Tumour Markers (AFP, CA19-9, CEA)
Tumour markers are blood tests sometimes used in gastroenterology and hepatology.
Common ones you’ll see:
- AFP (alpha-fetoprotein)
- CA19-9
- CEA
They can help in certain situations, but:
They are NOT screening tests
and should NOT be used to diagnose cancer alone.
Most mild elevations are benign.
This guide focuses on when to use them and how to interpret them safely.
✅ First principle (most important)
Always ask:
Will this result change management?
If not → don’t send it.
Sending tumour markers “just in case” causes:
- false positives
- unnecessary scans
- anxious patients
🔵 AFP (Alpha-fetoprotein)
Think:
👉 Liver cancer marker
What is it used for?
Main use:
- Hepatocellular carcinoma (HCC) surveillance
Especially in:
- cirrhosis
- chronic hepatitis B/C
Often combined with:
👉 ultrasound liver
When to request AFP
Appropriate:
- Cirrhosis surveillance
- Known liver mass
- Suspected HCC
Not appropriate:
- Mild abnormal LFTs
- Fatty liver
- General cancer screen
How to interpret
Mild elevation
Common in:
- active hepatitis
- cirrhosis
- inflammation
Does NOT mean cancer
Markedly high / rising AFP
More concerning for:
- HCC
Especially:
- new liver lesion on imaging
Trend matters more than single value.
🔵 CA19-9
Think:
👉 Pancreatic/biliary marker
What is it used for?
Mainly:
- pancreatic cancer
- cholangiocarcinoma
- biliary malignancy
Mostly used for:
👉 monitoring known cancer
Not diagnosis.
When to request
Appropriate:
- Known pancreatic/biliary cancer follow-up
- Suspicious mass already seen on imaging
Not appropriate:
- Abdominal pain only
- Routine workup
- Screening
Important pitfall (very common exam + ward issue)
CA19-9 rises in:
- cholangitis
- obstructive jaundice
- gallstones
- pancreatitis
- benign obstruction
So:
High CA19-9 + jaundice
≠ cancer automatically
Always repeat after obstruction resolves.
Very common mistake.
🔵 CEA (Carcinoembryonic antigen)
Think:
👉 Colorectal cancer marker
What is it used for?
Main use:
- Monitoring known colorectal cancer after surgery
Detects:
- recurrence
Not diagnosis.
When to request
Appropriate:
- known colorectal cancer follow-up
Not appropriate:
- unexplained anaemia
- rectal bleeding
- screening
These patients need colonoscopy, not CEA.
Important pitfall
CEA rises in:
- smokers
- inflammation
- liver disease
- pancreatitis
Mild elevation is common and non-specific.
Don’t overreact.
✅ Practical summary table
| Marker | Think | Main use | Don’t use for |
|---|---|---|---|
| AFP | HCC | cirrhosis surveillance | screening everyone |
| CA19-9 | pancreatic/biliary | monitoring known cancer | diagnosing obstruction |
| CEA | colorectal | post-op monitoring | diagnosing CRC |
✅ Step-by-step ward thinking
When someone suggests a tumour marker:
Ask:
- Do we already suspect a specific cancer?

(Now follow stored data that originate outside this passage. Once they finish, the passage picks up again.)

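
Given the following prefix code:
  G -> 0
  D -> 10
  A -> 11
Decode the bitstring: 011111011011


Decoding step by step:
Bits 0 -> G
Bits 11 -> A
Bits 11 -> A
Bits 10 -> D
Bits 11 -> A
Bits 0 -> G
Bits 11 -> A


Decoded message: GAADAGA


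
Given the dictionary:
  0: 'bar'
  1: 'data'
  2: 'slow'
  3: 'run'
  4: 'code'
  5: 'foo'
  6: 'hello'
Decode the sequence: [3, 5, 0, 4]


Look up each index in the dictionary:
  3 -> 'run'
  5 -> 'foo'
  0 -> 'bar'
  4 -> 'code'

Decoded: "run foo bar code"


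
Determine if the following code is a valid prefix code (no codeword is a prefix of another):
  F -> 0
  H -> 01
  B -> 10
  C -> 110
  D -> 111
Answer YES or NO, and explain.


Checking each pair (does one codeword prefix another?):
  F='0' vs H='01': prefix -- VIOLATION

NO -- this is NOT a valid prefix code. F (0) is a prefix of H (01).


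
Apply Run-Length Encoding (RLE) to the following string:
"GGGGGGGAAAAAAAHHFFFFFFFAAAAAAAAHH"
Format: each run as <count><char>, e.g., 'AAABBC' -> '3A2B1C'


Scanning runs left to right:
  i=0: run of 'G' x 7 -> '7G'
  i=7: run of 'A' x 7 -> '7A'
  i=14: run of 'H' x 2 -> '2H'
  i=16: run of 'F' x 7 -> '7F'
  i=23: run of 'A' x 8 -> '8A'
  i=31: run of 'H' x 2 -> '2H'

RLE = 7G7A2H7F8A2H


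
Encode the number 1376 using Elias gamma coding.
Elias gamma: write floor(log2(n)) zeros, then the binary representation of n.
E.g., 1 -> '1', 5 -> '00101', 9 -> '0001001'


num_bits = floor(log2(1376)) + 1 = 11
leading_zeros = num_bits - 1 = 10
binary(1376) = 10101100000

Elias gamma(1376) = '0000000000' + '10101100000' = 000000000010101100000 (21 bits)


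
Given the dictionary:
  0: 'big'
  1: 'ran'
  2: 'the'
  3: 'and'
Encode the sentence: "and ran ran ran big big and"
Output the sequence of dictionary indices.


Look up each word in the dictionary:
  'and' -> 3
  'ran' -> 1
  'ran' -> 1
  'ran' -> 1
  'big' -> 0
  'big' -> 0
  'and' -> 3

Encoded: [3, 1, 1, 1, 0, 0, 3]


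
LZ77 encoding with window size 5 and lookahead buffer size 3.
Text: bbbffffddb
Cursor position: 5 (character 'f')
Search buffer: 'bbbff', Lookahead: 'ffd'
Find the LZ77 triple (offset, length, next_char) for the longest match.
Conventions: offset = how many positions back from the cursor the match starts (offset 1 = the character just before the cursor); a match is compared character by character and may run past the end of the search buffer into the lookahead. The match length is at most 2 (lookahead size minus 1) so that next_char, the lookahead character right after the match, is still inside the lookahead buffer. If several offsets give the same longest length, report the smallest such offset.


Try each offset into the search buffer:
  offset=1 (pos 4, char 'f'): match length 2
  offset=2 (pos 3, char 'f'): match length 2
  offset=3 (pos 2, char 'b'): match length 0
  offset=4 (pos 1, char 'b'): match length 0
  offset=5 (pos 0, char 'b'): match length 0
Longest match has length 2, found at offsets 1, 2; take the smallest, offset 1.
next_char = character at position 5 + 2 = 7 -> 'd'

Best match: offset=1, length=2 (matching 'ff' starting at position 4)
LZ77 triple: (1, 2, 'd')


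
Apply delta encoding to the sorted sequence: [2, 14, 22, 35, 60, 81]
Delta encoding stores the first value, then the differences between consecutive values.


First value: 2
Deltas:
  14 - 2 = 12
  22 - 14 = 8
  35 - 22 = 13
  60 - 35 = 25
  81 - 60 = 21


Delta encoded: [2, 12, 8, 13, 25, 21]


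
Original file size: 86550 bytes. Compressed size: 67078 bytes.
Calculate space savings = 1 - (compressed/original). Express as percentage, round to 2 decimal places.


ratio = compressed/original = 67078/86550 = 0.77502
savings = 1 - ratio = 1 - 0.77502 = 0.22498
as a percentage: 0.22498 * 100 = 22.5%

Space savings = 1 - 67078/86550 = 22.5%


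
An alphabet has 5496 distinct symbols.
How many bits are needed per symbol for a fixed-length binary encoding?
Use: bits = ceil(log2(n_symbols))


log2(5496) = 12.4242
Bracket: 2^12 = 4096 < 5496 <= 2^13 = 8192
So ceil(log2(5496)) = 13

bits = ceil(log2(5496)) = ceil(12.4242) = 13 bits


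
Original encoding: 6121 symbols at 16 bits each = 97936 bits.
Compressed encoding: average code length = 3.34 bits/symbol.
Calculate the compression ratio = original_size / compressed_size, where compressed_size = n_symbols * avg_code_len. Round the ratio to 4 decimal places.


original_size = n_symbols * orig_bits = 6121 * 16 = 97936 bits
compressed_size = n_symbols * avg_code_len = 6121 * 3.34 = 20444.14 bits
ratio = original_size / compressed_size = 97936 / 20444.14 = 4.7904

Compression ratio = 4.7904


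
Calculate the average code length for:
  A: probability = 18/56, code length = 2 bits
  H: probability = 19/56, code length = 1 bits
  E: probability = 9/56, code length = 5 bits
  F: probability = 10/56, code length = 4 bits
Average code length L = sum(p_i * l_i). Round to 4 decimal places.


Weighted contributions p_i * l_i:
  A: (18/56) * 2 = 36/56
  H: (19/56) * 1 = 19/56
  E: (9/56) * 5 = 45/56
  F: (10/56) * 4 = 40/56
Sum = (36 + 19 + 45 + 40)/56 = 140/56

L = 140/56 = 2.5000 bits/symbol


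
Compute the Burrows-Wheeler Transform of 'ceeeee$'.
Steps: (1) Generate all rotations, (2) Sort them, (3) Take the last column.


Rotations (sorted):
  0: $ceeeee -> last char: e
  1: ceeeee$ -> last char: $
  2: e$ceeee -> last char: e
  3: ee$ceee -> last char: e
  4: eee$cee -> last char: e
  5: eeee$ce -> last char: e
  6: eeeee$c -> last char: c


BWT = e$eeeec


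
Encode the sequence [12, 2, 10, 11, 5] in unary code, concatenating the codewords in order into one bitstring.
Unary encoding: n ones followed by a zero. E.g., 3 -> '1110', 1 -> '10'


Encode each number as n ones followed by a terminating 0:
  12 -> 1111111111110 (13 bits)
  2 -> 110 (3 bits)
  10 -> 11111111110 (11 bits)
  11 -> 111111111110 (12 bits)
  5 -> 111110 (6 bits)
Total length = 13 + 3 + 11 + 12 + 6 = 45 bits.

Unary([12, 2, 10, 11, 5]) = 111111111111011011111111110111111111110111110 (45 bits)


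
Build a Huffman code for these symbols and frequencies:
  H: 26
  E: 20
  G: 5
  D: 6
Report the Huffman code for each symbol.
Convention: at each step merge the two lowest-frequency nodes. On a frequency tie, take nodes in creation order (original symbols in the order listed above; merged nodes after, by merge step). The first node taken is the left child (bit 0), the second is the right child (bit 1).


Huffman tree construction:
Step 1: Merge G(5) + D(6) = 11
Step 2: Merge (G+D)(11) + E(20) = 31
Step 3: Merge H(26) + ((G+D)+E)(31) = 57
Read each symbol's code off the tree from the root (left child = 0, right child = 1).

Codes:
  H: 0 (length 1)
  E: 11 (length 2)
  G: 100 (length 3)
  D: 101 (length 3)
Average code length: 99/57 = 1.7368 bits/symbol


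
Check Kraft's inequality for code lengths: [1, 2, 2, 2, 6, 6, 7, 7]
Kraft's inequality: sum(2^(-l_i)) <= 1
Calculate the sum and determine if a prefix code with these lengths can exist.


Sum = 2^(-1) + 2^(-2) + 2^(-2) + 2^(-2) + 2^(-6) + 2^(-6) + 2^(-7) + 2^(-7)
    = 0.5 + 0.25 + 0.25 + 0.25 + 0.015625 + 0.015625 + 0.0078125 + 0.0078125
    = 166/128 = 1.296875
Since 1.296875 > 1, Kraft's inequality is NOT satisfied.
A prefix code with these lengths CANNOT exist.

Kraft sum = 1.296875. Not satisfied.


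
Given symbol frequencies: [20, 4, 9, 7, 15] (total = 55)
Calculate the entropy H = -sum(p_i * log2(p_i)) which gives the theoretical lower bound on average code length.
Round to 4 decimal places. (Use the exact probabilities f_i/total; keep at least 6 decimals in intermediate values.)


Per-symbol terms -p_i * log2(p_i) with p_i = f_i/55:
  p = 20/55 = 0.363636: log2(p) = -1.459432, -p*log2(p) = 0.530702
  p = 4/55 = 0.072727: log2(p) = -3.781360, -p*log2(p) = 0.275008
  p = 9/55 = 0.163636: log2(p) = -2.611435, -p*log2(p) = 0.427326
  p = 7/55 = 0.127273: log2(p) = -2.974005, -p*log2(p) = 0.378510
  p = 15/55 = 0.272727: log2(p) = -1.874469, -p*log2(p) = 0.511219
H = 0.530702 + 0.275008 + 0.427326 + 0.378510 + 0.511219 = 2.122765

H = 2.1228 bits/symbol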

- Is there imaging evidence?
- Will this change management?
If no → don’t send.
Imaging is usually more useful than tumour markers.
✅ Practical scenarios
Scenario 1
Cirrhotic patient for HCC surveillance
→ AFP + ultrasound appropriate
Scenario 2
Obstructive jaundice, CA19-9 high
→ treat obstruction first, repeat later
→ don’t assume cancer
Scenario 3
Iron deficiency anaemia
→ colonoscopy
→ NOT CEA
Scenario 4
Known colorectal cancer post-resection
→ CEA for recurrence monitoring
Scenario 5
Fatty liver with mildly raised AFP
→ usually benign
→ don’t panic
❌ Common junior mistakes
- Using tumour markers to “rule out cancer”
- Ordering them before imaging
- Panicking over mild elevations
- Using CEA for CRC diagnosis
- Sending CA19-9 in every jaundiced patient
- Forgetting benign causes
Remember:
Tumour markers are supportive, not diagnostic.
✅ Simple rule to remember
Think:
- AFP → liver
- CA19-9 → pancreas/bile ducts
- CEA → colon
And:
👉 Use for monitoring, not screening
✅ Take-home concept
Tumour markers rarely diagnose cancer on their own.
Use them in the right clinical context, and always interpret alongside imaging.